ArtSeen
SUSANNA HELLER Phantom Pain
On View
Magnanmetz GalleryMarch 15 – April 20, 2013
New York
The concept behind Susanna Heller’s affecting and evocative exhibition at MagnanMetz is based on her husband Bill’s suffering; in 2010, he lost a leg to a rare infection and to this day experiences the condition termed “phantom pain” (also the title of the show), which refers to the experience of pain in a limb that has been lost. Heller’s style, in both her paintings and hospital drawings, is wildly expressionist—and is likely based on the harrowing experience she empathetically went through with her spouse. While the second space in the gallery concerned paintings and drawings of her husband, its larger first space contained work that magnifies such pathos to include the public aspect of New York City; by implication, Heller has transformed the seething metropolis into a biological entity of its own. The city imagery, nearly writhing in sympathy with Heller’s situation, becomes a kind of patient in itself, enabling the artist to project personal turmoil onto a fundamentally public sphere. Heller sees her circumstances as indicative not only of physical torment, but also of psychic turmoil—indeed, what we could call, in a figurative sense, phantom pain. Her rough-and-ready paintings and sketches show us that the body’s troubles have a psychological concomitant: the experience of mental anguish.

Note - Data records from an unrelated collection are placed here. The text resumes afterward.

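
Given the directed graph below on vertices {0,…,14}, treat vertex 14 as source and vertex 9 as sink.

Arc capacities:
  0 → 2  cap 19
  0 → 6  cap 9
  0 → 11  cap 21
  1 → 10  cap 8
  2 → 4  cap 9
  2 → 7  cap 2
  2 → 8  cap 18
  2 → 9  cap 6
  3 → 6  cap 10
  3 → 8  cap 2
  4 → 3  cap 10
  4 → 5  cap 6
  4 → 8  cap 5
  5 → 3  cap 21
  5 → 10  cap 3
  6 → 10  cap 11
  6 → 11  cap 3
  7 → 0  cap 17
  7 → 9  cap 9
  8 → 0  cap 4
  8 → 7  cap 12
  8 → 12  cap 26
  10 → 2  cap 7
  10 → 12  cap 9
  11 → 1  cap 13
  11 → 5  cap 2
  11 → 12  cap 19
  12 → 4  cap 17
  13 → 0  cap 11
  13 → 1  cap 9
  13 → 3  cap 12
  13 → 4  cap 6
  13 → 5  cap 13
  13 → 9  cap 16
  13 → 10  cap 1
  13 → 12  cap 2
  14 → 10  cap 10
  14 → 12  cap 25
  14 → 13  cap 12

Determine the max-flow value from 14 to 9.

Maximum flow value: 26

augment #1: 14→13→9 bottleneck 12, total now 12
augment #2: 14→10→2→9 bottleneck 6, total now 18
augment #3: 14→10→2→7→9 bottleneck 1, total now 19
augment #4: 14→12→4→8→7→9 bottleneck 5, total now 24
augment #5: 14→12→4→3→8→7→9 bottleneck 2, total now 26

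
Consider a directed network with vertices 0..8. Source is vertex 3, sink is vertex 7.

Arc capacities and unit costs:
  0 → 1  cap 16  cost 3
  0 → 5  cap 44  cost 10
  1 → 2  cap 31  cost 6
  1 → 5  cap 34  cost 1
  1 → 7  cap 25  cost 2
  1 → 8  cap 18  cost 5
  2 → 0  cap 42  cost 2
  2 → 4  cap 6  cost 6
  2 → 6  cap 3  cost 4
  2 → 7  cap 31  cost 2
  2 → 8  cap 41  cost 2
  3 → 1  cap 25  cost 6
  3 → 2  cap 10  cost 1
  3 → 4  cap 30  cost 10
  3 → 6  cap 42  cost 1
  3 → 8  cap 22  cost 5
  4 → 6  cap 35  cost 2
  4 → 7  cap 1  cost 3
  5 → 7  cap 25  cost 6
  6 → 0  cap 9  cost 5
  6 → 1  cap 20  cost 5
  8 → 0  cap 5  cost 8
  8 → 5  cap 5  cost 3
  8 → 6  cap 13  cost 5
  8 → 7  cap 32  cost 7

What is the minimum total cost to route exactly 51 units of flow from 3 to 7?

shortest-cost path #1: 3→2→7 push 10 @ unit cost 3 (adds 30)
shortest-cost path #2: 3→1→7 push 25 @ unit cost 8 (adds 200)
shortest-cost path #3: 3→8→7 push 16 @ unit cost 12 (adds 192)
total cost = 422

Minimum cost for 51 units: 422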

Susanna Heller, “Old Souls (Pink and Aqua),” 2013. Oil on canvas, 44 x 77”. Courtesy of Magnan Metz.
The large oil titled “Old Souls in Pink and Aqua” (2013) is driven by large, rounded forms, presumably indicative of the souls Heller makes mention of in the work’s title. One can see, in the center of the painting, the skyline of lower Manhattan, with gray-blue waters occupying the bottom third of the composition. Above, the soul forms take over; messily painted, they imply a clash between the body and its ghostly attributes. This is an acutely distressing painting, evoking, in general, the mood Heller depicts throughout the show. The atmosphere demonstrates the depiction of grief as an uncontrollable condition—the result of being so close to suffering and even death. While there is no visible image of Heller’s husband in the painting, in the upper left register there is something red, perhaps a blood clot, that is superimposed on a rounded cloud; everything seems desolate in the image. Clearly here, the artist tangibly translates inner pain into something physically recognizable: a beleaguered view of New York City, her adopted home. This vision of a great city under duress animates many of the paintings and sketches, which communicate a state of unresolvable discomfort.
The second room lets up a bit: Bill is portrayed with his left leg lost, lying on hospital beds and sitting in a wheelchair. These works seem slightly less tragic; the affection Heller feels for her husband translates into an imagery whose darkness is not absolute. But it is in the nearly 20-foot-long, four-panel cityscape called “Rolling Thunder (Day for Night)” (2013) that Heller appears to express her deepest concerns. A vast, thundering space rolls in upon New York City, expressionistically rendered toward the right-hand side of the painting. In the center we find a large, angled shape, painted a blackish blue: probably the thunder itself. To the left is the pale, whitish blue of the sea, which seems quite docile in comparison with the dark imagery that takes up two-thirds of this very large work. “Rolling Thunder” is about grief found in nature, but also a grief that is in sync with Heller’s private concerns. As the imagery shifts from hospital drawings to larger works of art, we never lose sight of the artist’s ordeal, which she refuses to transform into something distant or less agonizing. The correspondences between the personal and the public and nature are made remarkably clear.